Search code examples
pythondockerpippytorch

How to prevent pip from re-downloading all packages when I rebuild the docker image after a minor change in the requirement list?


I have over 200 python packages in requirements.txt. When I rebuild the image after modifying or adding a package in the list, docker surprisingly re-downloads all packages despite that most packages in the list are not related to the change I make. This makes the building process unnecessarily over an hour long.

This problem only happens inside Docker. If I add an item and pip install -r requirements.txt outside docker, pip knows how to update and download the minimum amount of relevant packages instead of redoing it from scratch.

Here is how my Dockerfile look like:

ARG PYTORCH="1.9.0"
ARG CUDA="11.1"
ARG CUDNN="8"

FROM pytorch/pytorch:${PYTORCH}-cuda${CUDA}-cudnn${CUDNN}-devel
...

...
WORKDIR /usr/src/app
RUN pip install cmake
ADD ./requirements.txt /usr/src/app/requirements.txt
RUN pip install -r requirements.txt
ADD . /usr/src/app
...

Solution

  • The problem:

    You have a problem with the docker cache.

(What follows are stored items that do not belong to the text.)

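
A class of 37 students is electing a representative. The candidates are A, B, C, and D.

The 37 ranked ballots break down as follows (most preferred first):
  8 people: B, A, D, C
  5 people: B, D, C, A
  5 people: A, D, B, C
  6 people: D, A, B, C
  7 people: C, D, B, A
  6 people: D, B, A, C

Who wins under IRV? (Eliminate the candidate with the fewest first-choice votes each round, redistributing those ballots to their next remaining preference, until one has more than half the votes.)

D

Round 1: A 5, B 13, C 7, D 12. A eliminated.
Round 2: B 13, C 7, D 17. C eliminated.
Round 3: B 13, D 24. D has a majority (≥19).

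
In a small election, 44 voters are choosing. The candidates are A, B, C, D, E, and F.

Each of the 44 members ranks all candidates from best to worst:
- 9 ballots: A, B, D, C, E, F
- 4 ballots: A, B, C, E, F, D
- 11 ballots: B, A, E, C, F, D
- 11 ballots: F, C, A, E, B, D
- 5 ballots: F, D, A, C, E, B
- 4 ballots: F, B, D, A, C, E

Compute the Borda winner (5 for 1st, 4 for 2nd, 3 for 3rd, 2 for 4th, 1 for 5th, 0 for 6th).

A

A: 9×5 + 4×5 + 11×4 + 11×3 + 5×3 + 4×2 = 165
B: 9×4 + 4×4 + 11×5 + 11×1 + 5×0 + 4×4 = 134
C: 9×2 + 4×3 + 11×2 + 11×4 + 5×2 + 4×1 = 110
D: 9×3 + 4×0 + 11×0 + 11×0 + 5×4 + 4×3 = 59
E: 9×1 + 4×2 + 11×3 + 11×2 + 5×1 + 4×0 = 77
F: 9×0 + 4×1 + 11×1 + 11×5 + 5×5 + 4×5 = 115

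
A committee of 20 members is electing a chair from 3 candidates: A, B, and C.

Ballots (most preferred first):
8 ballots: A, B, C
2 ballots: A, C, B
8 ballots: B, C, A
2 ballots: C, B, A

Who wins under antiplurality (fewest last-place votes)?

B

Last-place votes: A 10, B 2, C 8.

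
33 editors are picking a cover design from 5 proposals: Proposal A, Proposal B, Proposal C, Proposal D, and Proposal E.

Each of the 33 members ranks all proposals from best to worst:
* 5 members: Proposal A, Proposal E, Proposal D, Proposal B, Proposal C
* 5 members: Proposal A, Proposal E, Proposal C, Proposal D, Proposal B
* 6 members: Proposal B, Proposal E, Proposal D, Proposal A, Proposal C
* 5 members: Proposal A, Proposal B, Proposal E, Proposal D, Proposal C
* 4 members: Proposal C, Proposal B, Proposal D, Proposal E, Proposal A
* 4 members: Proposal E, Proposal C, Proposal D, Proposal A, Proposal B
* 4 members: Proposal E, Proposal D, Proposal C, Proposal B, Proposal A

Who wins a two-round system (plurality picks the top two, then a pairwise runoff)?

Proposal E

Round 1 first-place votes: Proposal A 15, Proposal B 6, Proposal C 4, Proposal D 0, Proposal E 8. Proposal A and Proposal E advance.
Runoff: Proposal A is ranked above Proposal E on 15 ballots, Proposal E above Proposal A on 18.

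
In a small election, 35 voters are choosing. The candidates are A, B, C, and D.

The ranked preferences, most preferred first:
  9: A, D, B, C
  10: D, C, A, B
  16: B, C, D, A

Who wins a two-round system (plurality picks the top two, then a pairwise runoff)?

D

Round 1 first-place votes: A 9, B 16, C 0, D 10. B and D advance.
Runoff: B is ranked above D on 16 ballots, D above B on 19.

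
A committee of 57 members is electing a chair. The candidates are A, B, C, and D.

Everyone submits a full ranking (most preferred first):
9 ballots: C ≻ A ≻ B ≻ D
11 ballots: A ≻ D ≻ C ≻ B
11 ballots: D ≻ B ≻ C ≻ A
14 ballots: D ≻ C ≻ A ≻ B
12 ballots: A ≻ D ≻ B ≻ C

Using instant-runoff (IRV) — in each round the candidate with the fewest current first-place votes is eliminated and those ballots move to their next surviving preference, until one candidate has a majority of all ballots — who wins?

Round 1: A 23, B 0, C 9, D 25. B eliminated.
Round 2: A 23, C 9, D 25. C eliminated.
Round 3: A 32, D 25. A has a majority (≥29).

A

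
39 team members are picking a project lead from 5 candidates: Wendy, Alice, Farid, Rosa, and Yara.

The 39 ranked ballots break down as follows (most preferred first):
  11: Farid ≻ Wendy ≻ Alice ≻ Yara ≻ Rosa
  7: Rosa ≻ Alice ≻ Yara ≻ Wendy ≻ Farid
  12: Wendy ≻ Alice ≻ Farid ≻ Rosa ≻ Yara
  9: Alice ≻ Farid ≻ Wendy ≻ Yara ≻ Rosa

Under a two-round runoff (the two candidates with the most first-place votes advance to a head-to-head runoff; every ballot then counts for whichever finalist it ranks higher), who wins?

Round 1 first-place votes: Wendy 12, Alice 9, Farid 11, Rosa 7, Yara 0. Wendy and Farid advance.
Runoff: Wendy is ranked above Farid on 19 ballots, Farid above Wendy on 20.

Farid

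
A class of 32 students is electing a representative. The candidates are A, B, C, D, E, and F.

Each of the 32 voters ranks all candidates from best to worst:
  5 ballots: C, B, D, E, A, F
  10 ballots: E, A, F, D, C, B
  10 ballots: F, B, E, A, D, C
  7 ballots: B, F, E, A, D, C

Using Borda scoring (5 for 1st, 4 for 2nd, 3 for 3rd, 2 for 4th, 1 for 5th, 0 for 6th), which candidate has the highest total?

E

A: 5×1 + 10×4 + 10×2 + 7×2 = 79
B: 5×4 + 10×0 + 10×4 + 7×5 = 95
C: 5×5 + 10×1 + 10×0 + 7×0 = 35
D: 5×3 + 10×2 + 10×1 + 7×1 = 52
E: 5×2 + 10×5 + 10×3 + 7×3 = 111
F: 5×0 + 10×3 + 10×5 + 7×4 = 108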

    When you re-build an image, docker use cache but when you change the requirements.txt, docker understands that can't use cache for from ADD ./requirements.txt /usr/src/app/requirements.txt and since this step needs re-run the command (detail: docker image build only have the cache from the previous image but in this step you don't have any packages installed).

    The previous image cache is used to RUN pip install cmake but after docker needs re-run because the requirements.txt is changed.

    My recommendation:

    You can use different requirements files and sort by modification rate, because when docker detects changes stop using cache and re-run the full command.